From April 11 to 13, BusinessMirror published “Farmers suffer El Niño’s wrath,” which took up various aspects of the disaster experience wrought by drought. Written in three parts, the reports were highly informative as these tracked the response of the Department of Agriculture (DA) and the shift in the tone of its press releases and pronouncements before and after Kidapawan.

In the first part of the series, reporter Fil Elefante wrote on the worsening drought and the warnings earlier issued about it by Philippine Atmospheric, Geophysical and Astronomical Services Administration (Pagasa).  Elefante noted the “upbeat tone” of DA press releases as it announced the steps the agency had supposedly taken to mitigate the effects of El Niño on agriculture. The DA press releases highlighted the use of cloud-seeding operations as the “most effective El Niño adoption strategies” that “bring in positive results.”

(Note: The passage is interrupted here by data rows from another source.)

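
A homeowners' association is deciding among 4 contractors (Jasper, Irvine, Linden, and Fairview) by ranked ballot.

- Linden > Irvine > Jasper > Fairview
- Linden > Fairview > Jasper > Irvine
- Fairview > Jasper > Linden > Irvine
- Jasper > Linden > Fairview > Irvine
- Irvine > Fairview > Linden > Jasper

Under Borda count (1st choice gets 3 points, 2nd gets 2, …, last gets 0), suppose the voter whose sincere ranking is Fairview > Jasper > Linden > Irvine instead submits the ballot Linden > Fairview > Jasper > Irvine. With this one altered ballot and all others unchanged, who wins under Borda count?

Borda totals with the altered ballot: Jasper 6, Irvine 5, Linden 12, Fairview 7.
The winner is unchanged: still Linden.

Linden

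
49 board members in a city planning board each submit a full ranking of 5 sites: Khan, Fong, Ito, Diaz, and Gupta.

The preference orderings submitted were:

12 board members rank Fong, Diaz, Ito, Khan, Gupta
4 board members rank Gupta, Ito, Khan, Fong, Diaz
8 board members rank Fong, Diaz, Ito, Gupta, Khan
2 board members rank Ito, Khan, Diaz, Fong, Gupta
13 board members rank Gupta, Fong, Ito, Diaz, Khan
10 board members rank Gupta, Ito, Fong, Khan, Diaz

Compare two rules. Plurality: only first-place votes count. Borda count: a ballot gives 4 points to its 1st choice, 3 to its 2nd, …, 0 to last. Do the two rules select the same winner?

Plurality first-place counts: Khan 0, Fong 20, Ito 2, Diaz 0, Gupta 27 → Gupta.
Borda totals: Khan 36, Fong 145, Ito 116, Diaz 77, Gupta 116 → Fong.
The two rules disagree: plurality picks Gupta, Borda picks Fong.

No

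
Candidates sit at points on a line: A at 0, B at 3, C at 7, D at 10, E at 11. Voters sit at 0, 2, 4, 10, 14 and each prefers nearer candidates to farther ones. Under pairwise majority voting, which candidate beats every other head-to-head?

With single-peaked preferences on a line, the Condorcet winner is the candidate closest to the median voter.
The median voter (position 4) is closest to B at 3.
Check: B vs C — voters closer to B: 3 of 5.

B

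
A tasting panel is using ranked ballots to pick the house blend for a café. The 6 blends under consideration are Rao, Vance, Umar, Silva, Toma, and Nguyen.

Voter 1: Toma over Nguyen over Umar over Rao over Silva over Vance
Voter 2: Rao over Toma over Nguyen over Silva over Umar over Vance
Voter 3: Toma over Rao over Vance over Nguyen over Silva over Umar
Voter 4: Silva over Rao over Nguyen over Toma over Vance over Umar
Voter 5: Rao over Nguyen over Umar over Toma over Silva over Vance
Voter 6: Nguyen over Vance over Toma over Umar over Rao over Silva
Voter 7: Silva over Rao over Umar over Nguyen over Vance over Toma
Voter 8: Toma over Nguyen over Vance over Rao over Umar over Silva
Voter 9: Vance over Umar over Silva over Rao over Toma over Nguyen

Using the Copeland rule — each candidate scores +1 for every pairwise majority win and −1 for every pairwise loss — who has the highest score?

Rao

Pairwise results:
  Rao vs Vance: Rao wins 6–3.
  Rao vs Umar: Rao wins 6–3.
  Rao vs Silva: Rao wins 6–3.
  Rao vs Toma: Rao wins 5–4.
  Rao vs Nguyen: Rao wins 6–3.
  Vance vs Umar: Vance wins 5–4.
  Vance vs Silva: Silva wins 5–4.
  Vance vs Toma: Toma wins 6–3.
  Vance vs Nguyen: Nguyen wins 7–2.
  Umar vs Silva: Umar wins 5–4.
  Umar vs Toma: Toma wins 6–3.
  Umar vs Nguyen: Nguyen wins 7–2.
  Silva vs Toma: Toma wins 6–3.
  Silva vs Nguyen: Nguyen wins 6–3.
  Toma vs Nguyen: Toma wins 5–4.
Copeland scores (wins − losses):
  Rao: 5 − 0 = 5
  Vance: 1 − 4 = -3
  Umar: 1 − 4 = -3
  Silva: 1 − 4 = -3
  Toma: 4 − 1 = 3
  Nguyen: 3 − 2 = 1
Rao has the best Copeland score.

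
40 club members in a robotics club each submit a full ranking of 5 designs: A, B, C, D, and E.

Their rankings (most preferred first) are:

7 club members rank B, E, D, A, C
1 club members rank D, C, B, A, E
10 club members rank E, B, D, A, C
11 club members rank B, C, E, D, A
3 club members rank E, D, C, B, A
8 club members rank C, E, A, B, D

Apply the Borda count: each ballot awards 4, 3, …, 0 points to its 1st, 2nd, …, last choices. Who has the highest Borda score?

E

Borda scores:
  A: 7·1 + 1 + 10·1 + 11·0 + 3·0 + 8·2 = 34
  B: 7·4 + 2 + 10·3 + 11·4 + 3·1 + 8·1 = 115
  C: 7·0 + 3 + 10·0 + 11·3 + 3·2 + 8·4 = 74
  D: 7·2 + 4 + 10·2 + 11·1 + 3·3 + 8·0 = 58
  E: 7·3 + 0 + 10·4 + 11·2 + 3·4 + 8·3 = 119
E has the highest total.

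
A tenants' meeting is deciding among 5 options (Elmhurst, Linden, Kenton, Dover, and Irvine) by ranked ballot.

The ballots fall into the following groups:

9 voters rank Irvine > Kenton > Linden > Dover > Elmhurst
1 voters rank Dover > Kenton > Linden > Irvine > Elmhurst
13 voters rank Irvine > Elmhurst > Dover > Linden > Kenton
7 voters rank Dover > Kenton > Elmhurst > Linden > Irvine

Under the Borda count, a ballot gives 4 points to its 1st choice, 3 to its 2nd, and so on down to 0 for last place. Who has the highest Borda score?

Borda scores:
  Elmhurst: 9·0 + 0 + 13·3 + 7·2 = 53
  Linden: 9·2 + 2 + 13·1 + 7·1 = 40
  Kenton: 9·3 + 3 + 13·0 + 7·3 = 51
  Dover: 9·1 + 4 + 13·2 + 7·4 = 67
  Irvine: 9·4 + 1 + 13·4 + 7·0 = 89
Irvine has the highest total.

Irvine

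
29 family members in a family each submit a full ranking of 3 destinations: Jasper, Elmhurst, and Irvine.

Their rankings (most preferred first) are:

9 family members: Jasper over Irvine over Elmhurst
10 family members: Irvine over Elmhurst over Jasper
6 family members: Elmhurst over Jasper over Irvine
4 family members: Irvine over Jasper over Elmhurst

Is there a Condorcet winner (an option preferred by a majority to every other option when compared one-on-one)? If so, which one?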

The second part of the report, published on April 12 and written by Manuel Cayon, looked at the plight of the farmers, noting that the province of North Cotabato had already declared a state of calamity earlier, empowering the local government to use five percent of its annual budget, amounting to almost P500 million,  to address the drought. It also reported that the city had identified 11,240 households eligible for direct food assistance and the province’s food-for-work program.

Because Kidapawan is  among the areas most affected by the drought, this section cited the measures taken by Kidapawan officials to alleviate the impact of the disaster.  Kilusang Magbubukid ng Pilipinas (Peasant Movement of the Philippines) regional chairman Pedro Arnado explained that Kidapawan City was chosen as the center of the protest action because it is where the biggest National Food Authority warehouse is located.

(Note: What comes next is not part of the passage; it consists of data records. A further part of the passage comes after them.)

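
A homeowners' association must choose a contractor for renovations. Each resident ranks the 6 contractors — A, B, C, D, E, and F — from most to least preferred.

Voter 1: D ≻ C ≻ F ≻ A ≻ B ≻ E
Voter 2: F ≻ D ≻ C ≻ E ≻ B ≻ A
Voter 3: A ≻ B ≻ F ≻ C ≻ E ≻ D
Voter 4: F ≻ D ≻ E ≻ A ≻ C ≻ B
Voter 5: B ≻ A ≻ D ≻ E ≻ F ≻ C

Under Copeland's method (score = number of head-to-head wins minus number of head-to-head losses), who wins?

F

Pairwise results:
  A vs B: A wins 3–2.
  A vs C: A wins 3–2.
  A vs D: D wins 3–2.
  A vs E: A wins 3–2.
  A vs F: F wins 3–2.
  B vs C: C wins 3–2.
  B vs D: D wins 3–2.
  B vs E: B wins 3–2.
  B vs F: F wins 3–2.
  C vs D: D wins 4–1.
  C vs E: C wins 3–2.
  C vs F: F wins 4–1.
  D vs E: D wins 4–1.
  D vs F: F wins 3–2.
  E vs F: F wins 4–1.
Copeland scores (wins − losses):
  A: 3 − 2 = 1
  B: 1 − 4 = -3
  C: 2 − 3 = -1
  D: 4 − 1 = 3
  E: 0 − 5 = -5
  F: 5 − 0 = 5
F has the best Copeland score.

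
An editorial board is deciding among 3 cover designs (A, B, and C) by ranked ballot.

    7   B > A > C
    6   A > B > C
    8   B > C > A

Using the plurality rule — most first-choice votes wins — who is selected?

First-place vote totals:
  A: 6
  B: 15
  C: 0
B has the most first-place votes.

B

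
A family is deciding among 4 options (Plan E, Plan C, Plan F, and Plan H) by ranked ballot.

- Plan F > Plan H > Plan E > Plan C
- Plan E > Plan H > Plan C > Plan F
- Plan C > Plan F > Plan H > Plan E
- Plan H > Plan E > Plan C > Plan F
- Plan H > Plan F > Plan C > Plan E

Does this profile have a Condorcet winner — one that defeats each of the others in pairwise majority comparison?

Yes

Head-to-head results (5 voters total):
Plan E vs Plan C: Plan E wins 3–2.
Plan E vs Plan F: Plan F wins 3–2.
Plan E vs Plan H: Plan H wins 4–1.
Plan C vs Plan F: Plan C wins 3–2.
Plan C vs Plan H: Plan H wins 4–1.
Plan F vs Plan H: Plan H wins 3–2.
Plan H beats each rival — Plan E (4–1), Plan C (4–1), Plan F (3–2) — so Plan H is the Condorcet winner.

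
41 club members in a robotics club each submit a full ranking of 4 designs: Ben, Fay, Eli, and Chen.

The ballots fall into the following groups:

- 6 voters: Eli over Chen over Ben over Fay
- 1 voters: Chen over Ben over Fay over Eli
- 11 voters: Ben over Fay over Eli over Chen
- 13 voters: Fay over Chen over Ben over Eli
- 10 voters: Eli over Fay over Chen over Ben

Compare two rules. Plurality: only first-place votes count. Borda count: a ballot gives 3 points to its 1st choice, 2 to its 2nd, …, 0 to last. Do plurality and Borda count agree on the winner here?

Plurality first-place counts: Ben 11, Fay 13, Eli 16, Chen 1 → Eli.
Borda totals: Ben 54, Fay 82, Eli 59, Chen 51 → Fay.
The two rules disagree: plurality picks Eli, Borda picks Fay.

No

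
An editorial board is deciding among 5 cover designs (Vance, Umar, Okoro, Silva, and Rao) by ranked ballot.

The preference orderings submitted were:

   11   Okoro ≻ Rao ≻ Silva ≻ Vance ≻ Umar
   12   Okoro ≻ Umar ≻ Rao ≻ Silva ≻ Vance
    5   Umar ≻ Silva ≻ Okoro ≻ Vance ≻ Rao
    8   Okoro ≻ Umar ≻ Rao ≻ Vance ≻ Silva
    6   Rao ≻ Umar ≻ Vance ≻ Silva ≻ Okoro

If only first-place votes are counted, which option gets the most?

First-place vote totals:
  Vance: 0
  Umar: 5
  Okoro: 31
  Silva: 0
  Rao: 6
Okoro has the most first-place votes.

Okoro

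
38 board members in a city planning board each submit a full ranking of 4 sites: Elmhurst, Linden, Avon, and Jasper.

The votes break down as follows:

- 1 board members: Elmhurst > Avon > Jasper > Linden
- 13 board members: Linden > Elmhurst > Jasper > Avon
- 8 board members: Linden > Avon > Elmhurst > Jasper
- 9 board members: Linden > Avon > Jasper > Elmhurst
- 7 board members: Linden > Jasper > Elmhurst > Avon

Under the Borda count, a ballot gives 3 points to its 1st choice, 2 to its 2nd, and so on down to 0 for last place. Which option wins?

Borda scores:
  Elmhurst: 3 + 13·2 + 8·1 + 9·0 + 7·1 = 44
  Linden: 0 + 13·3 + 8·3 + 9·3 + 7·3 = 111
  Avon: 2 + 13·0 + 8·2 + 9·2 + 7·0 = 36
  Jasper: 1 + 13·1 + 8·0 + 9·1 + 7·2 = 37
Linden has the highest total.

Linden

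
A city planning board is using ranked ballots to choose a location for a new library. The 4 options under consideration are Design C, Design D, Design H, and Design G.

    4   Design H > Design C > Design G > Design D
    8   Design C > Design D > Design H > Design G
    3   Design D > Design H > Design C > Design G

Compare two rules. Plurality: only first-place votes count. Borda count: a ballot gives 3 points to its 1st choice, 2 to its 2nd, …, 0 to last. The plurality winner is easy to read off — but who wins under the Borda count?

Plurality first-place counts: Design C 8, Design D 3, Design H 4, Design G 0 → Design C.
Borda totals: Design C 35, Design D 25, Design H 26, Design G 4 → Design C.

Design C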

Concluding the series, Elefante cited experts from Pagasa who evaluated the impact of cloud-seeding. These pointed the limitations of the effort, as the evaporation rate can overtake the production of rain. Expert sources also said that seeding efforts must be strategic. Rainfall must be diverted to water catchment areas so as to disperse the benefits of rain for other needs, such as sustaining the capacity of hydropower facilities to prevent,power outages.

For its part, published “Kidapawan tragedy: Spotlight on climate change and local governance” on April 14, which focused on the limitations of the capacity of LGUs, now mandated with authority and responsibility to address climate change and disaster risks. It explained the expansion of the role of LGUs through the Climate Change Act and the Disaster Risk Reduction Management law. The report also cited data from the Department of Interior and Local Government (DILG) which as of December 2015 showed that out of 782 LGUs, only 160 have developed climate change action plans. Interviews with NGO experts who have reviewed the steps taken by LGUs in this area called attention to the limited planning capacity of local officials, some of whom simply cut-and-paste measures from other plans.

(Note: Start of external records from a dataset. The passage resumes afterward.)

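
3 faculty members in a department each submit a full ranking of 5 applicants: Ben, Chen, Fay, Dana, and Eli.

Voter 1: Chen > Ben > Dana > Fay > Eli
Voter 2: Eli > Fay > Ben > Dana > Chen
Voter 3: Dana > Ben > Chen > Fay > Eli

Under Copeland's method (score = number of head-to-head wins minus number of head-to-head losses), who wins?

Pairwise results:
  Ben vs Chen: Ben wins 2–1.
  Ben vs Fay: Ben wins 2–1.
  Ben vs Dana: Ben wins 2–1.
  Ben vs Eli: Ben wins 2–1.
  Chen vs Fay: Chen wins 2–1.
  Chen vs Dana: Dana wins 2–1.
  Chen vs Eli: Chen wins 2–1.
  Fay vs Dana: Dana wins 2–1.
  Fay vs Eli: Fay wins 2–1.
  Dana vs Eli: Dana wins 2–1.
Copeland scores (wins − losses):
  Ben: 4 − 0 = 4
  Chen: 2 − 2 = 0
  Fay: 1 − 3 = -2
  Dana: 3 − 1 = 2
  Eli: 0 − 4 = -4
Ben has the best Copeland score.

Ben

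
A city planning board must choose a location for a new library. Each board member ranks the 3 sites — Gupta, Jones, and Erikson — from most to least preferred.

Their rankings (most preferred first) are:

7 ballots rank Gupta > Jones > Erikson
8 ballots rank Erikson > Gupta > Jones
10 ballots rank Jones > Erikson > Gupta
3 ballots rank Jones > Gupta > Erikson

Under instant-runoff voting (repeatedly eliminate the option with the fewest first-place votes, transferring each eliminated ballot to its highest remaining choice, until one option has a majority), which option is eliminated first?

Round 1: Jones 13, Erikson 8, Gupta 7. Gupta has the fewest and is eliminated.
Round 2: Jones 20, Erikson 8. Jones has a majority.

Gupta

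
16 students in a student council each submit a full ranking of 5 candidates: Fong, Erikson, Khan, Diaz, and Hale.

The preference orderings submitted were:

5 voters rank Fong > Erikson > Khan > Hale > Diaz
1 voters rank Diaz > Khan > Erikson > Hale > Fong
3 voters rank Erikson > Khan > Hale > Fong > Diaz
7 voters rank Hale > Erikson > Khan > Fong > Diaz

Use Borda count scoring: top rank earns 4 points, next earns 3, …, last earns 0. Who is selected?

Erikson

Borda scores:
  Fong: 5·4 + 0 + 3·1 + 7·1 = 30
  Erikson: 5·3 + 2 + 3·4 + 7·3 = 50
  Khan: 5·2 + 3 + 3·3 + 7·2 = 36
  Diaz: 5·0 + 4 + 3·0 + 7·0 = 4
  Hale: 5·1 + 1 + 3·2 + 7·4 = 40
Erikson has the highest total.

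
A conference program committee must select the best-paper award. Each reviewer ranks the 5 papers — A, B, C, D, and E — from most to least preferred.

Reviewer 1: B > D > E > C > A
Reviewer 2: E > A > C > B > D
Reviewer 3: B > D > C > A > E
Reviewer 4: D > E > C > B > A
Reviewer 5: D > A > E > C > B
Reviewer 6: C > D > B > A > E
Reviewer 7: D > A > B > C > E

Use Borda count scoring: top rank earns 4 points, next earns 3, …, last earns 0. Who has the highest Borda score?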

An expert view encompasses current detail in his review of cycles of food shortages even during drought-free seasons which emphasizes the link “between hunger and violent conflict.” Published by the Inquirer (“Bloodshed in Kidapawan: Climate change, conflict, politics of famine,” April 10), International Alert Country Manager Francisco Lara’s essay is instructive not only for policy makers and officials but for the media as well.

As pointed out in an earlier monitor, the media can’t remain in just passive or reactive mode, given emerging issues that could lead to crises (“Reporting the Kidapawan Clash: Lots of Questions”). Journalists, editors especially, need to look ahead to provide information that can call for policy review as well as prod government to take emergency action to avoid or mitigate the  effects of disaster.

Media efforts to explain the underlying issues post-Kidapawan are valuable. Public attention has not quite turned away from the horror of the recent bloody clash in the city. The Senate probe of official negligence and other flawed State responses should point to the need of review and amendments of current laws.